Once relegated to a corner of the basement or the wall in a spare bedroom, home offices have come into their own.
A recent study suggests that as many as 28 million Americans work from home at least part-time. It’s no wonder that Judy King, an interior designer in Princeton, says that nearly 80 percent of the residences she sees have home offices.
In new construction or renovation, the home office is becoming as much a must-have as the family room or media center. These spaces are no longer randomly filled with leftover furniture or rudimentary pieces from an office-supply store. People are investing time, energy, and money to design handsome, well-organized rooms that make working from home more productive and rewarding.
If you are going to create a home office, think outside the box—beyond the basic desk-chair-computer setup. As the following spaces illustrate, a home office can be functional and comfortable, a place that you’ll love to enter day in and day out.
A Photographer’s Vision
In 1999, photographer Bill Westheimer and his wife, Lisa, a potter, were happily ensconced in their loft in Soho. They had just redone the kitchen, which was just a floor away from the space that served as Bill’s studio and office.

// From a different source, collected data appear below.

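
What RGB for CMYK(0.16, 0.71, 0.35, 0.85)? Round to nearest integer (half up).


R = 255 × (1-C) × (1-K) = 255 × 0.84 × 0.15 = 32.13 → 32
G = 255 × (1-M) × (1-K) = 255 × 0.29 × 0.15 = 11.0925 → 11
B = 255 × (1-Y) × (1-K) = 255 × 0.65 × 0.15 = 24.8625 → 25
= RGB(32, 11, 25)


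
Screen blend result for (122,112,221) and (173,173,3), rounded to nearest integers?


Screen: C = 255 - (255-A)×(255-B)/255, rounded to nearest integer
R: 255 - (255-122)×(255-173)/255 = 255 - 10906/255 ≈ 255 - 42.769 = 212.231 → 212
G: 255 - (255-112)×(255-173)/255 = 255 - 11726/255 ≈ 255 - 45.984 = 209.016 → 209
B: 255 - (255-221)×(255-3)/255 = 255 - 8568/255 ≈ 255 - 33.600 = 221.400 → 221
= RGB(212, 209, 221)


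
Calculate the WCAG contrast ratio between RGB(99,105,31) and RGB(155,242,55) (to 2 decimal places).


Linearize each sRGB channel c=v/255: c/12.92 if c ≤ 0.04045 else ((c+0.055)/1.055)^2.4
L = 0.2126×R_lin + 0.7152×G_lin + 0.0722×B_lin
Color 1 (99,105,31):
  R=99: 99/255≈0.3882 > 0.04045 → ((0.3882+0.055)/1.055)^2.4 ≈ 0.12477
  G=105: 105/255≈0.4118 > 0.04045 → ((0.4118+0.055)/1.055)^2.4 ≈ 0.14126
  B=31: 31/255≈0.1216 > 0.04045 → ((0.1216+0.055)/1.055)^2.4 ≈ 0.01370
  L1 = 0.2126×0.12477 + 0.7152×0.14126 + 0.0722×0.01370 ≈ 0.12855
Color 2 (155,242,55):
  R=155: 155/255≈0.6078 > 0.04045 → ((0.6078+0.055)/1.055)^2.4 ≈ 0.32778
  G=242: 242/255≈0.9490 > 0.04045 → ((0.9490+0.055)/1.055)^2.4 ≈ 0.88792
  B=55: 55/255≈0.2157 > 0.04045 → ((0.2157+0.055)/1.055)^2.4 ≈ 0.03820
  L2 = 0.2126×0.32778 + 0.7152×0.88792 + 0.0722×0.03820 ≈ 0.70749
Lighter = 0.70749, Darker = 0.12855
Ratio = (L_lighter + 0.05) / (L_darker + 0.05)
Ratio = (0.70749 + 0.05) / (0.12855 + 0.05) = 0.75749 / 0.17855 ≈ 4.2425
Ratio ≈ 4.24:1


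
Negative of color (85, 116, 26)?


Invert: (255-R, 255-G, 255-B)
R: 255-85 = 170
G: 255-116 = 139
B: 255-26 = 229
= RGB(170, 139, 229)


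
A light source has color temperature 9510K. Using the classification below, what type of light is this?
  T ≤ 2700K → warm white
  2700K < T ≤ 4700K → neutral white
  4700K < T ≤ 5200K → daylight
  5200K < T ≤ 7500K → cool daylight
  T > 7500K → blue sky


Temperature: 9510K
9510K > 7500K → blue sky
Classification: blue sky


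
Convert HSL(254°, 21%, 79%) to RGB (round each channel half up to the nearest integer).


H=254°, S=0.21, L=0.79
C = (1-|2L-1|)×S = (1-|0.58|)×0.21 = 0.0882
H' = H/60 = 254/60 ≈ 4.2333; X = C×(1-|H' mod 2 - 1|) = 0.02058
m = L - C/2 = 0.79 - 0.0441 = 0.7459
Sector ⌊H'⌋ = 4 → (R',G',B') = (0.02058, 0.0, 0.0882)
RGB = ((R'+m)×255, (G'+m)×255, (B'+m)×255) = (195.4524, 190.2045, 212.6955)
Round half up → RGB(195, 190, 213)


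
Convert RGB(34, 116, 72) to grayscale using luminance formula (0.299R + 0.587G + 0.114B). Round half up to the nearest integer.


Gray = 0.299×R + 0.587×G + 0.114×B
Gray = 0.299×34 + 0.587×116 + 0.114×72
Gray = 10.166 + 68.092 + 8.208
Gray = 86.466 → round half up → 86
Gray = 86


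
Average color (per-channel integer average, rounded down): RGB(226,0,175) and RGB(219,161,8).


Midpoint: each channel = ⌊(C₁+C₂)/2⌋
R: ⌊(226+219)/2⌋ = 222
G: ⌊(0+161)/2⌋ = 80
B: ⌊(175+8)/2⌋ = 91
= RGB(222, 80, 91)


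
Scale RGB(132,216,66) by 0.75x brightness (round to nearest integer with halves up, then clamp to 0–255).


Multiply each channel by 0.75, round half up, clamp to [0, 255]
R: 132×0.75 = 99
G: 216×0.75 = 162
B: 66×0.75 = 49.5 → round → 50
= RGB(99, 162, 50)


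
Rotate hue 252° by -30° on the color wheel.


New hue = (H + rotation) mod 360
New hue = (252 -30) mod 360
= 222 mod 360
= 222°


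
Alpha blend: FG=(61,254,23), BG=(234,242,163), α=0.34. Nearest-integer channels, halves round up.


C = α×F + (1-α)×B, with 1-α = 0.66
R: 0.34×61 + 0.66×234 = 20.74 + 154.44 = 175.18 → 175
G: 0.34×254 + 0.66×242 = 86.36 + 159.72 = 246.08 → 246
B: 0.34×23 + 0.66×163 = 7.82 + 107.58 = 115.40 → 115
= RGB(175, 246, 115)


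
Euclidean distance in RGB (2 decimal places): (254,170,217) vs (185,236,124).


d = √[(R₁-R₂)² + (G₁-G₂)² + (B₁-B₂)²]
d = √[(254-185)² + (170-236)² + (217-124)²]
d = √[4761 + 4356 + 8649]
d = √17766
d ≈ 133.29


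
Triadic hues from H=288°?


Triadic: equally spaced at 120° intervals
H1 = 288°
H2 = (288 + 120) mod 360 = 48°
H3 = (288 + 240) mod 360 = 168°
Triadic = 288°, 48°, 168°


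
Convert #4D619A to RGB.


4D → 77 (R)
61 → 97 (G)
9A → 154 (B)
= RGB(77, 97, 154)


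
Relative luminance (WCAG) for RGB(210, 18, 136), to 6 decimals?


Linearize each channel (sRGB transfer function): c = v/255; c_lin = c/12.92 if c ≤ 0.04045, else ((c+0.055)/1.055)^2.4
  R: 210/255 ≈ 0.823529 > 0.04045 → ((0.823529+0.055)/1.055)^2.4 ≈ 0.644480
  G: 18/255 ≈ 0.070588 > 0.04045 → ((0.070588+0.055)/1.055)^2.4 ≈ 0.006049
  B: 136/255 ≈ 0.533333 > 0.04045 → ((0.533333+0.055)/1.055)^2.4 ≈ 0.246201
R_lin = 0.644480, G_lin = 0.006049, B_lin = 0.246201
L = 0.2126×R + 0.7152×G + 0.0722×B
L = 0.2126×0.644480 + 0.7152×0.006049 + 0.0722×0.246201
L ≈ 0.159118


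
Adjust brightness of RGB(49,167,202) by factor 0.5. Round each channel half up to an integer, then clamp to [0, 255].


Multiply each channel by 0.5, round half up, clamp to [0, 255]
R: 49×0.5 = 24.5 → round → 25
G: 167×0.5 = 83.5 → round → 84
B: 202×0.5 = 101
= RGB(25, 84, 101)


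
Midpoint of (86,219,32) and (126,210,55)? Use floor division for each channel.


Midpoint: each channel = ⌊(C₁+C₂)/2⌋
R: ⌊(86+126)/2⌋ = 106
G: ⌊(219+210)/2⌋ = 214
B: ⌊(32+55)/2⌋ = 43
= RGB(106, 214, 43)


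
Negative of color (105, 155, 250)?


Invert: (255-R, 255-G, 255-B)
R: 255-105 = 150
G: 255-155 = 100
B: 255-250 = 5
= RGB(150, 100, 5)


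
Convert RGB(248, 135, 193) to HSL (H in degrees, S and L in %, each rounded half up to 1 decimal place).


Normalize: R'=248/255≈0.9725, G'=135/255≈0.5294, B'=193/255≈0.7569
Max=248/255, Min=135/255, Δ=Max-Min=113/255
L = (Max+Min)/2 = (248+135)/510 = 383/510 = 0.75098… → L = 75.1%
L > 0.5 → S = Δ/(2-Max-Min) = 113/(510-248-135) = 113/127 = 0.88976… → S = 89.0%
(the 1/255 factors cancel in S and H, so raw channel differences can be used)
Max is R' → H = 60 × (((G-B)/Δ) mod 6) = 60 × (((135-193)/113) mod 6)
  (-58)/113 = -0.5132…; negative, so add 6 → 5.4867…
  H = 60 × 5.4867… = 329.203…° → H = 329.2°
= HSL(329.2°, 89.0%, 75.1%)


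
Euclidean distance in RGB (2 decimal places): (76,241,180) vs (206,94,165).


d = √[(R₁-R₂)² + (G₁-G₂)² + (B₁-B₂)²]
d = √[(76-206)² + (241-94)² + (180-165)²]
d = √[16900 + 21609 + 225]
d = √38734
d ≈ 196.81


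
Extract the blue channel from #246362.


Color: #246362
R = 24 = 36
G = 63 = 99
B = 62 = 98
Blue = 98


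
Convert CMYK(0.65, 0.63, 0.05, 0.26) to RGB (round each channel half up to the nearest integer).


R = 255 × (1-C) × (1-K) = 255 × 0.35 × 0.74 = 66.045 → 66
G = 255 × (1-M) × (1-K) = 255 × 0.37 × 0.74 = 69.819 → 70
B = 255 × (1-Y) × (1-K) = 255 × 0.95 × 0.74 = 179.265 → 179
= RGB(66, 70, 179)


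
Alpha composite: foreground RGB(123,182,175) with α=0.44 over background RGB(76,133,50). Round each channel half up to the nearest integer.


C = α×F + (1-α)×B, with 1-α = 0.56
R: 0.44×123 + 0.56×76 = 54.12 + 42.56 = 96.68 → 97
G: 0.44×182 + 0.56×133 = 80.08 + 74.48 = 154.56 → 155
B: 0.44×175 + 0.56×50 = 77.00 + 28.00 = 105.00 → 105
= RGB(97, 155, 105)


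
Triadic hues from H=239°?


Triadic: equally spaced at 120° intervals
H1 = 239°
H2 = (239 + 120) mod 360 = 359°
H3 = (239 + 240) mod 360 = 119°
Triadic = 239°, 359°, 119°


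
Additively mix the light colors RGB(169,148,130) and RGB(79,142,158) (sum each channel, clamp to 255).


Additive: each channel = min(255, C₁+C₂)
R: 169+79 = 248 → 248
G: 148+142 = 290 → 255
B: 130+158 = 288 → 255
= RGB(248, 255, 255)


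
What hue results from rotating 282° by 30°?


New hue = (H + rotation) mod 360
New hue = (282 + 30) mod 360
= 312 mod 360
= 312°


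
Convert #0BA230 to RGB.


0B → 11 (R)
A2 → 162 (G)
30 → 48 (B)
= RGB(11, 162, 48)


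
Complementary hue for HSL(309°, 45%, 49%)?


Complement = opposite side of color wheel = hue + 180°
H' = (309 + 180) mod 360 = 129°
S and L unchanged.
= HSL(129°, 45%, 49%)


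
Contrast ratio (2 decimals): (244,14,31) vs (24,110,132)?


Linearize each sRGB channel c=v/255: c/12.92 if c ≤ 0.04045 else ((c+0.055)/1.055)^2.4
L = 0.2126×R_lin + 0.7152×G_lin + 0.0722×B_lin
Color 1 (244,14,31):
  R=244: 244/255≈0.9569 > 0.04045 → ((0.9569+0.055)/1.055)^2.4 ≈ 0.90466
  G=14: 14/255≈0.0549 > 0.04045 → ((0.0549+0.055)/1.055)^2.4 ≈ 0.00439
  B=31: 31/255≈0.1216 > 0.04045 → ((0.1216+0.055)/1.055)^2.4 ≈ 0.01370
  L1 = 0.2126×0.90466 + 0.7152×0.00439 + 0.0722×0.01370 ≈ 0.19646
Color 2 (24,110,132):
  R=24: 24/255≈0.0941 > 0.04045 → ((0.0941+0.055)/1.055)^2.4 ≈ 0.00913
  G=110: 110/255≈0.4314 > 0.04045 → ((0.4314+0.055)/1.055)^2.4 ≈ 0.15593
  B=132: 132/255≈0.5176 > 0.04045 → ((0.5176+0.055)/1.055)^2.4 ≈ 0.23074
  L2 = 0.2126×0.00913 + 0.7152×0.15593 + 0.0722×0.23074 ≈ 0.13012
Lighter = 0.19646, Darker = 0.13012
Ratio = (L_lighter + 0.05) / (L_darker + 0.05)
Ratio = (0.19646 + 0.05) / (0.13012 + 0.05) = 0.24646 / 0.18012 ≈ 1.3683
Ratio ≈ 1.37:1


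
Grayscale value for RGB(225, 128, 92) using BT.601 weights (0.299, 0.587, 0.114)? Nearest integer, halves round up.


Gray = 0.299×R + 0.587×G + 0.114×B
Gray = 0.299×225 + 0.587×128 + 0.114×92
Gray = 67.275 + 75.136 + 10.488
Gray = 152.899 → round half up → 153
Gray = 153


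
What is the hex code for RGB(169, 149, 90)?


R = 169 → A9 (hex)
G = 149 → 95 (hex)
B = 90 → 5A (hex)
Hex = #A9955A


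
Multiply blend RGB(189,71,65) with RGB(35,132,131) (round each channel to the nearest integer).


Multiply: C = A×B/255, rounded to nearest integer
R: 189×35/255 = 6615/255 ≈ 25.941 → 26
G: 71×132/255 = 9372/255 ≈ 36.753 → 37
B: 65×131/255 = 8515/255 ≈ 33.392 → 33
= RGB(26, 37, 33)


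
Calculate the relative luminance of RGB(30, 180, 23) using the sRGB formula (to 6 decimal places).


Linearize each channel (sRGB transfer function): c = v/255; c_lin = c/12.92 if c ≤ 0.04045, else ((c+0.055)/1.055)^2.4
  R: 30/255 ≈ 0.117647 > 0.04045 → ((0.117647+0.055)/1.055)^2.4 ≈ 0.012983
  G: 180/255 ≈ 0.705882 > 0.04045 → ((0.705882+0.055)/1.055)^2.4 ≈ 0.456411
  B: 23/255 ≈ 0.090196 > 0.04045 → ((0.090196+0.055)/1.055)^2.4 ≈ 0.008568
R_lin = 0.012983, G_lin = 0.456411, B_lin = 0.008568
L = 0.2126×R + 0.7152×G + 0.0722×B
L = 0.2126×0.012983 + 0.7152×0.456411 + 0.0722×0.008568
L ≈ 0.329804


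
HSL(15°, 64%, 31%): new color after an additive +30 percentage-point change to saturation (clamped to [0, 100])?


Original S = 64%
Adjustment = +30 percentage points
New S = 64 + (30) = 94
Clamp to [0, 100] → 94
= HSL(15°, 94%, 31%)


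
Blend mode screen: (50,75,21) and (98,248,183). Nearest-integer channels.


Screen: C = 255 - (255-A)×(255-B)/255, rounded to nearest integer
R: 255 - (255-50)×(255-98)/255 = 255 - 32185/255 ≈ 255 - 126.216 = 128.784 → 129
G: 255 - (255-75)×(255-248)/255 = 255 - 1260/255 ≈ 255 - 4.941 = 250.059 → 250
B: 255 - (255-21)×(255-183)/255 = 255 - 16848/255 ≈ 255 - 66.071 = 188.929 → 189
= RGB(129, 250, 189)


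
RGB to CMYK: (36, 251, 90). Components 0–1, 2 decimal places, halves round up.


R'=36/255≈0.1412, G'=251/255≈0.9843, B'=90/255≈0.3529
K = 1 - max(R',G',B') = 1 - 251/255 = 4/255 = 0.01568… → 0.02
(1-R'-K)/(1-K) simplifies to (max-R)/max with max = 251:
C = (251-36)/251 = 215/251 = 0.85657… → 0.86
M = (251-251)/251 = 0/251 = 0 → 0.00
Y = (251-90)/251 = 161/251 = 0.64143… → 0.64
= CMYK(0.86, 0.00, 0.64, 0.02)


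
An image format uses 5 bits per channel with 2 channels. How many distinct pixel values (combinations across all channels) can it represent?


Total bits = 5 bits/channel × 2 channels = 10 bits
Distinct pixel values = 2^10
= 1,024 pixel values


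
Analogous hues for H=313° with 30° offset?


Base hue: 313°
Left analog: (313 - 30) mod 360 = 283°
Right analog: (313 + 30) mod 360 = 343°
Analogous hues = 283° and 343°


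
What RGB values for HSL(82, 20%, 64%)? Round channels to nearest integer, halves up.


H=82°, S=0.20, L=0.64
C = (1-|2L-1|)×S = (1-|0.28|)×0.20 = 0.144
H' = H/60 = 82/60 ≈ 1.3667; X = C×(1-|H' mod 2 - 1|) = 0.0912
m = L - C/2 = 0.64 - 0.072 = 0.568
Sector ⌊H'⌋ = 1 → (R',G',B') = (0.0912, 0.144, 0.0)
RGB = ((R'+m)×255, (G'+m)×255, (B'+m)×255) = (168.096, 181.56, 144.84)
Round half up → RGB(168, 182, 145)


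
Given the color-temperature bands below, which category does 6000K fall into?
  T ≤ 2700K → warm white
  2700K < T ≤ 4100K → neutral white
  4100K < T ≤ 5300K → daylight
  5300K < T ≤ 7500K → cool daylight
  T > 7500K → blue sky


Temperature: 6000K
5300K < 6000K ≤ 7500K → cool daylight
Classification: cool daylight


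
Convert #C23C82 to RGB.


C2 → 194 (R)
3C → 60 (G)
82 → 130 (B)
= RGB(194, 60, 130)


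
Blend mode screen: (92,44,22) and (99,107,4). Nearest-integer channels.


Screen: C = 255 - (255-A)×(255-B)/255, rounded to nearest integer
R: 255 - (255-92)×(255-99)/255 = 255 - 25428/255 ≈ 255 - 99.718 = 155.282 → 155
G: 255 - (255-44)×(255-107)/255 = 255 - 31228/255 ≈ 255 - 122.463 = 132.537 → 133
B: 255 - (255-22)×(255-4)/255 = 255 - 58483/255 ≈ 255 - 229.345 = 25.655 → 26
= RGB(155, 133, 26)


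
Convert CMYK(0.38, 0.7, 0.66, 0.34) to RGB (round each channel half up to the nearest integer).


R = 255 × (1-C) × (1-K) = 255 × 0.62 × 0.66 = 104.346 → 104
G = 255 × (1-M) × (1-K) = 255 × 0.30 × 0.66 = 50.49 → 50
B = 255 × (1-Y) × (1-K) = 255 × 0.34 × 0.66 = 57.222 → 57
= RGB(104, 50, 57)


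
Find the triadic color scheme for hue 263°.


Triadic: equally spaced at 120° intervals
H1 = 263°
H2 = (263 + 120) mod 360 = 23°
H3 = (263 + 240) mod 360 = 143°
Triadic = 263°, 23°, 143°


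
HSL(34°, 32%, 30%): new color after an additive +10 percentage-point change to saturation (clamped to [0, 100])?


Original S = 32%
Adjustment = +10 percentage points
New S = 32 + (10) = 42
Clamp to [0, 100] → 42
= HSL(34°, 42%, 30%)


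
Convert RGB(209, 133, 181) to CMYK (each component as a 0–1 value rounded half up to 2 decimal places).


R'=209/255≈0.8196, G'=133/255≈0.5216, B'=181/255≈0.7098
K = 1 - max(R',G',B') = 1 - 209/255 = 46/255 = 0.18039… → 0.18
(1-R'-K)/(1-K) simplifies to (max-R)/max with max = 209:
C = (209-209)/209 = 0/209 = 0 → 0.00
M = (209-133)/209 = 76/209 = 0.36363… → 0.36
Y = (209-181)/209 = 28/209 = 0.13397… → 0.13
= CMYK(0.00, 0.36, 0.13, 0.18)


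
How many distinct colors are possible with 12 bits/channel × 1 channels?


Total bits = 12 bits/channel × 1 channels = 12 bits
Distinct colors = 2^12
= 4,096 colors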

Then they happened upon a nineteenth-century carriage house for sale in West Orange’s gated Llewellyn Park, home to the Thomas Edison estate.
It offered something no Soho loft could—two acres and the chance to go horseback riding whenever you pleased, which Bill now does every day.
The previous owners had converted much of the carriage house to living space, but when the Westheimers moved in, the stable wing was a vast junk room—without insulation, heat, or plumbing. Westheimer and his New York City architect were able to see beyond the naked lightbulb that lit the wing and transform it into the crisp, modern workspace it is today.
The bi-level office is just under 1,000 square feet and includes studio and work space, as well as a converted closet that now serves as a full darkroom where Bill creates his commercial and art photography. The layout allows Bill to move about quickly and use multiple pieces of equipment simultaneously, whether creating a book cover or his signature photograms, which use the shape and shade of objects to create distinctive images.
Simple, sleek, and functional, the studio elements don’t overwhelm the space, allowing Bill’s photographs and collections of old cameras and plastic and tin toys to occupy center stage. The office location, off a spectacular U-shaped courtyard garden near the horse stable, ensures that Bill is never far from inspiration.
A Seamless Blend of Working and Living
While Bill Westheimer tends to work traditional hours and loves to close the office door at the end of the day, Jamie Majeski likes to keep his work-space door open 24-7.
In his Princeton home office, Majeski oversees his investments in companies in the United States and abroad. But his real passion is his work for the Majeski Foundation, which he founded with his wife, Barbara. The foundation supports and develops health-education programs for special-needs children and adults throughout the United States.
When Jamie approached Judy King, a Princeton-based interior designer, to create his home office, he knew exactly what he wanted. Jamie had never worked in a traditional office, and this new space would reflect that. He didn’t need office furniture per se; he needed an informal space to conduct business from his laptop and provide the peace and inspiration he needed to move the foundation forward.
Rather than using a guest bedroom or library, this home office was originally intended as the living room. It’s the center of the home, and King’s design takes its style cues from the rest of the Majeski home. “My office is an extension of my life. If you come into my office, this is me,” says Majeski.
Decorated in warm, rich colors, the space has comfortable seating where Jamie can sit and work, meditate, or hold an impromptu meeting. The plasma-screen TV mounted above the fireplace can display the stock market index or CNN. At the same time, Jamie is surrounded by the art and objects he and his family have collected from around the world. The custom-designed bookshelves, which fill the entire wall opposite the fireplace, contain hidden storage for files. And the door is always open—a policy that means Jamie’s two young sons often wander in to visit.
It’s a an unconventional office space that enables Jamie to feel creative, peaceful, and energized. Home and office. Life and work. For Jamie, it’s all seamless.